Teenagers are aware that stalkers and creepers come in different flavors that can range from innocent to inappropriate to dangerous. Wanting to know more about someone you have a crush on is innocent, an obsession is often inappropriate and predators are dangerous. When teens talk about creepers and stalkers they will use the same words to cover all the bases. It is important to hear kids out before assuming that they are in a dangerous online situation. The actual teen definition is often conveyed in the way it is said or who it is being used to describe. Kids will call each other, or even themselves, stalkers and creepers which can be completely innocent. "I was a total creeper but he's just so cute." Or they can use the words to describe a disturbing online event that is closer to the adult definition of creep or stalker. "I just shut off the computer because this guy seemed like such a creeper." Parents need to be keyed into the subtleties of how kids use these words if they are going to be able to have a real conversation with their teenager.

Being keyed in also takes adults who understand the complexity of these words. We have gone from maybe listing our number in the phone book to having profile pages in less than a generation and teenagers are struggling (along with the rest of us) to figure out what is private and what is public information in a digital era where etiquette and manners are still catching up. Also, we are not yet comfortable with our digital selves that are open 24/7 for people to look at and scrutinize. (Don't forget, teenagers are yet to be comfortable with their real selves!) Furthermore, there are the developmental difficulties teens face in learning about self control and good decisions while living on the cutting edge of a digital frontier. Add this all together and you can see how confusing this must be for your teen and why calling someone else (namely you) a stalker or creeper might be a way to challenge and understand the boundaries of their complicated world. We also have to give them some credit for (name) calling these issues to our attention and forcing a conversation that is overdue. For families, this conversation is about where supervision leaves off and intrusion begins and for everyone with a social network profile it is about finding alternatives to being a stalker or creeper in a digital world.

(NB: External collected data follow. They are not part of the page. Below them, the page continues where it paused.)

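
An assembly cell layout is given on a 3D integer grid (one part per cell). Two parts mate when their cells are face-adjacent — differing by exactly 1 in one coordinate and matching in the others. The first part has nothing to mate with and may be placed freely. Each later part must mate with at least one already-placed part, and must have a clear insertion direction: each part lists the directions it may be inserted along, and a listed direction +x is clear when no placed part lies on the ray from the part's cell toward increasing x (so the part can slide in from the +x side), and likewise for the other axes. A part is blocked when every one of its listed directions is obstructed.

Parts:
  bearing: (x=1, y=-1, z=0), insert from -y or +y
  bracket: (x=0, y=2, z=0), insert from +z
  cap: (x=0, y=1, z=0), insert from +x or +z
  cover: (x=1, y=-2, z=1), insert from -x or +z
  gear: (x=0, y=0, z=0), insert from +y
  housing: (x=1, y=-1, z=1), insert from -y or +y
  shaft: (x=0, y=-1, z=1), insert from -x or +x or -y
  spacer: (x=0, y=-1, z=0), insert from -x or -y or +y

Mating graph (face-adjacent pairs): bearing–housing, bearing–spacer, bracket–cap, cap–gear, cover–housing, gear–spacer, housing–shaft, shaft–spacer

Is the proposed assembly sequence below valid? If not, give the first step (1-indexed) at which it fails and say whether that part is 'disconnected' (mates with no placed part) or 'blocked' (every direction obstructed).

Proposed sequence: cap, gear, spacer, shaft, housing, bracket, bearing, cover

1. cap@(0, 1, 0) [+x clear] — {cap}
2. gear@(0, 0, 0) — +y all obstructed ⇒ blocked

Invalid at step 2 (blocked)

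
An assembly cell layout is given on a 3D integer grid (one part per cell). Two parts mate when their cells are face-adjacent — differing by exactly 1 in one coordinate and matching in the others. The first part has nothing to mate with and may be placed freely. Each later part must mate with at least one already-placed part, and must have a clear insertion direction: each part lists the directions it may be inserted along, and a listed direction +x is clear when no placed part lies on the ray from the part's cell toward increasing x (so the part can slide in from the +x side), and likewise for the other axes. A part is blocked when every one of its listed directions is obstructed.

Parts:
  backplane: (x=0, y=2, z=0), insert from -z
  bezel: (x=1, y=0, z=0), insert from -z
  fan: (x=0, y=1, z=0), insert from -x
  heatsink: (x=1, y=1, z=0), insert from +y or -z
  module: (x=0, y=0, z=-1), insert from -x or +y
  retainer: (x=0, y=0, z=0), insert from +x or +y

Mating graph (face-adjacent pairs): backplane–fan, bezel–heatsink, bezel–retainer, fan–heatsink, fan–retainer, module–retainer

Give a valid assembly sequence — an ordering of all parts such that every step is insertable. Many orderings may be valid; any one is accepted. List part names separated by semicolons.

bezel; retainer; module; heatsink; fan; backplane

1. bezel@(1, 0, 0) [-z clear] — {bezel}
2. retainer@(0, 0, 0) [+y clear] — {bezel, retainer}
3. module@(0, 0, -1) [-x clear] — {bezel, module, retainer}
4. heatsink@(1, 1, 0) [+y clear] — {bezel, heatsink, module, retainer}
5. fan@(0, 1, 0) [-x clear] — {bezel, fan, heatsink, module, retainer}
6. backplane@(0, 2, 0) [-z clear] — {backplane, bezel, fan, heatsink, module, retainer}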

When "stalkers" and "creepers" come up in your home, even if they come up about you, it should be seen as an opportunity. A simple non-defensive question like, "How does that make me a stalker?" is a good place to start. If being inquisitive is shot down, forge on with a simple statement, "I really want to know because the etiquette of all this is new to me: while I want to know what you're up to, I also really want to be reasonable about it." This admits that you know less about this world than your child (which is true) and that you want to be involved in figuring out how these issues impact your family life and your relationships with friends and relatives, because that's what parents do. The goal is to get a conversation going about the confusion of living in a world where obtaining digital information is as easy as the click of a button but there are still human consequences when boundaries are violated.

Now that social network sites are no longer just the domain of teens, everyone is getting a taste of both the positive and challenging aspects of digital living. It is healthy to be curious about others and to want to be known, but there are limits. The words "stalker" and "creeper" illustrate the challenge of keeping impulses in check when technology has removed the walls to obtaining information. "Stalkers" and "creepers" are the teenage way of expressing the confusing mix of joy and pain that comes along with being seen in a digital world. This is a great opportunity for parents to make themselves part of the conversation and collaborate with their teenager to find the right distance between watching responsibly and being a creeper or a stalker.